The Budget is the ‘big one’, as political announcements go, as it tends to affect a wider range of UK citizens than any other decision-making process.
Budget 2018, which will outline spending plans for the next financial year starting in April, takes place on Monday and will be announced live at roughly 15:30. It will unveil details of any tax rises we can expect to endure in the coming months, increases or decreases to public spending and how on earth the government intends to pay for the financial shortcomings of Brexit.
Oh, and we’ll also find out whether the cost of a pint of the good stuff will rise in our local pubs.
The Budget is crucial for so many people across the United Kingdom, and in a dose of good news – and definitely not to deflect from the government’s complete mishandling of the Brexit negotiations – it is believed that the era of austerity is coming to an ed.
The bad news? Tax rises might be implemented to pay for it.
What is Austerity? And Why Have We Tolerated it For So Long?
Although I don’t have an Oxford dictionary to hand, the general definition of austerity refers to living within your means, i.e. not spending more than you bring in.
If you were ever told by a grandparent to ‘tighten your belt and braces’, in a financial context, then they were basically referring to being austere with your cash.
What does this mean in a political context? Quite simply, the government decided that to cut national debt and to combat the economic recession of the late 2000s, they had to adopt austerity measures, which meant caps to spending on public services like the police and the NHS. And all while they allegedly and definitely weren’t entering into secret deals to buy and sell nuclear weaponry.
The upshot is that public services were sold down the river, which partly explains why the NHS is in the parlous state it is now; despite the hard work and perseverance of the doctors, nurses and specialists who continue to drive the service forward.
Unfortunately, austerity was a necessary evil….if the Tories are to be believed, anyway.
Happily, it appears as if austerity measures are set to come to an end, with Theresa May stating at the Conservative Party Conference that ‘there are better days ahead’.
So now the onus is on Phillip Hammond, the chancellor, to flick through his Excel spreadsheets and look down the back of the sofa for spare change to put towards the new free spirited spending initiative introduced by the Prime Minister.
The bad news is that ordinary folk like you and I may be the ones coughing up the majority of the shortfall.

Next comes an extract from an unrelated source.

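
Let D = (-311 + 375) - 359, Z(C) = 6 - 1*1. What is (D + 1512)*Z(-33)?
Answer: 6085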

Will My Taxes Rise in Budget 2018?
The Conservatives have been tinkering around with income thresholds for a number of years, which relate to how much money you can earn before going up a tax bracket.
In their 2017 election manifesto, the Tories hinted that they would increase the income tax threshold – known as the personal allowance – to £12,500, with the higher tax rate increase to workers who earn £50,000 a year or more.
But reports suggest that the government plans to freeze those plans for the time being, meaning that while most workers in the UK won’t be given better conditions in terms of paying lower income tax amounts, you also shouldn’t be paying more in the next financial year either.
Mind you, it’s not all good news. Hammond told the BBC that ‘we may have to raise a little more tax in order to support the NHS and deliver on our pledge’, and so it’s likely we will be hit in the pocket in other ways, perhaps with council tax increases.
“I will always do everything I can to minimise the necessity for any increases in taxation, and to keep the burden of taxes as low as I possibly can,” he continued.
What About the Cost of a Pint and a Tank of Petrol?
One way in which the government loves to raise extra funds is in so-called ‘sin taxes’, i.e. price increases on booze, fags and the like.
That’s because they can hide behind stats and costs to the NHS of over-consumption of alcohol and nicotine; making a price rise a necessary function.
So, it is quite possible that a pint at your local will go up in price in the coming months.
As for petrol, Theresa May said at the Party Conference that fuel duty would be frozen for a ninth consecutive year; even though an increase could generate an estimated £800m in revenue.
That said, there are market conditions which also govern the price of petrol, and so even with May’s announcement that’s not to suggest the price of filling your tank won’t go up in the future.